Alles Gute zum Geburtstag! :sm20:


----------



## AUDSUPERUSER (17 Mai 2010)

ja dann mal alles gute

wenn ich dir einen Tip geben darf, feier in Deutschland. Das essen in Holland ist zum :sb5:


----------



## Gerhard Bäurle (17 Mai 2010)

Hallo marlob,

auch von mir alles Gute zum Geburtstag.


----------



## Manfred Stangl (17 Mai 2010)

Servus marlob!

Alles Gute von mir!


----------



## Homer79 (17 Mai 2010)

...auch ich wünsche alles gute zum geburtstag...

:sm20::sm20::sm20::sm20:


----------



## Solaris (17 Mai 2010)

Hallo marlob,

von mir auch alles Gute zum Geburtstag!

:sm20:


----------



## Lipperlandstern (17 Mai 2010)

Hallo Markus. Du altere Tulpenzwiebel....

Alles Gute zu Deinem Geburtstag  und feier schön. Trink nicht mehr wie reingeht und immer Kopf hoch !!!!

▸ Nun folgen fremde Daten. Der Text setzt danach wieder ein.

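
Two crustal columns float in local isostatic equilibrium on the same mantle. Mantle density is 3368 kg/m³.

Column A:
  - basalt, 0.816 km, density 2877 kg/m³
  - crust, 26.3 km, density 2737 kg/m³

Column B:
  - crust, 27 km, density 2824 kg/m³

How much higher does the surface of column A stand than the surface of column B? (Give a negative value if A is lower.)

For any compensation level in the mantle, the mantle terms cancel and isostasy reduces to e = (Σt_A − Σt_B) − (Σ(ρt)_A − Σ(ρt)_B) / ρ_m.
Σt_A = 27.116 km; Σt_B = 27 km; Σ(ρt)_A = 74330.732; Σ(ρt)_B = 76248 (in km·kg/m³).
e = (27.116 − 27) − (74330.732 − 76248) / 3368 = 0.685 km.

0.685 km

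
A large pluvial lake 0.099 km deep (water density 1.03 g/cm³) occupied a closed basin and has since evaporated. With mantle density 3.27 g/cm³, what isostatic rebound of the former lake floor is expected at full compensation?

u = d ρ_w/ρ_m = 0.099 km × 1.03/3.27 = 0.0312 km.

0.0312 km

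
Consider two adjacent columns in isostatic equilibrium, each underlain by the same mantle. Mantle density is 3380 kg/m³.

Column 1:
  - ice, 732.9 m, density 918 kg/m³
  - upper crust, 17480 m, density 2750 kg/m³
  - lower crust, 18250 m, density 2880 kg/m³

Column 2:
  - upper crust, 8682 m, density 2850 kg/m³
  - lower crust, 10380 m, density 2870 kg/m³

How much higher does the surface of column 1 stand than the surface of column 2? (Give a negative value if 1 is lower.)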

Vorbeugen ist besser als auf die Schuhe kotzen.


Wir sehen uns in Ostrach.......


Axel


----------



## Gerhard K (17 Mai 2010)

Hallo marlob,
auch von mir alles gute zu deinem Geburtstag.

:sm20:


----------



## Ralle (17 Mai 2010)

He marlob, Alles Gute und viel Erfolg in Allem, was du tust!


----------



## Cerberus (17 Mai 2010)

Wünsch dir auch alles Gute!! :sm20:


----------



## Jens_Ohm (17 Mai 2010)

Herzlichen Glückwunsch,

alles Gute und Liebe zum Ehrentage

vom Jens


----------



## RGerlach (17 Mai 2010)

Hallo Marlob,

auch von mir: alles Gute zum Geburtstag. Eine schöne Feier.

:sm20:                                           :sm24:


Grüße

Ralph


----------



## Larry Laffer (17 Mai 2010)

Hallo Markus,
auch von mir nur die besten Wünsche :
:sm20: und Alles Gute und für heute Abend dann :sm24: ...


----------



## diabolo150973 (17 Mai 2010)

Ich gratuliere auch ganz herzlich!!!


Schöne Grüße,

dia


----------



## Unimog-HeizeR (17 Mai 2010)

Von mir Talürnich auch:

Herzlichen Glühstrumpf zum Burzldag. 
(Und Trink nicht mehr, wie mit gewalt reingeht!)

Gruß
Timo


----------



## lorenz2512 (17 Mai 2010)

hallo,
auch von mir alles gute.


----------



## HaDi (17 Mai 2010)

:sm20:

Alles Gute auch von HaDi


----------



## Jochen Kühner (17 Mai 2010)

Ha von mir auch...


----------



## Pizza (17 Mai 2010)

Hi Markus

Alles Jute zum Jeburtstach.

:sm20:

Sauf net so viel, immerhin möchtest Du ja auch mal so alt werden, wie Du aussiehst 

Wir sehen uns in Ostrach


----------



## Rainer Hönle (18 Mai 2010)

Hallo marlob,

jetzt bin ich einmal einen Tag nicht am PC und dann feierst Du gleich Geburtstag. 
Nachträglich alles Gute zu Deinem Festtag. Ich hoffe, Du hast Dich reich beschenken lassen.


----------



## Kai (18 Mai 2010)

Hallo marlob,

ich wünsche Dir nachträglich alles Gute zum Geburtstag.

:sm20:

Gruß Kai


----------



## M4RKU5 (18 Mai 2010)

Hi Marlob,
ALLES GUTE ZUM GEBURTSTAG.
:sm20: :sm20: :sm20:


----------



## jabba (18 Mai 2010)

Auch von mir noch nachträglich alles Gute.


----------



## Jan (18 Mai 2010)

Von mir auch noch alles Gute nachträglich.

:sm20:


----------



## PLC-Gundel (18 Mai 2010)

*Happy Birthday*

Auch von mir herzliche Glückwünsche und alles Gute zum Geburtstag :sm20:            

Falls Du schön Party gefeiert hast :sm24::s10::s7:, 
hoffe ich Du konntest heute wenigstens anständig ausschlafen :sm13:

Gruß,
Gundel


----------



## MW (18 Mai 2010)

nachträglich alles gute zum Geburtstag !!!


----------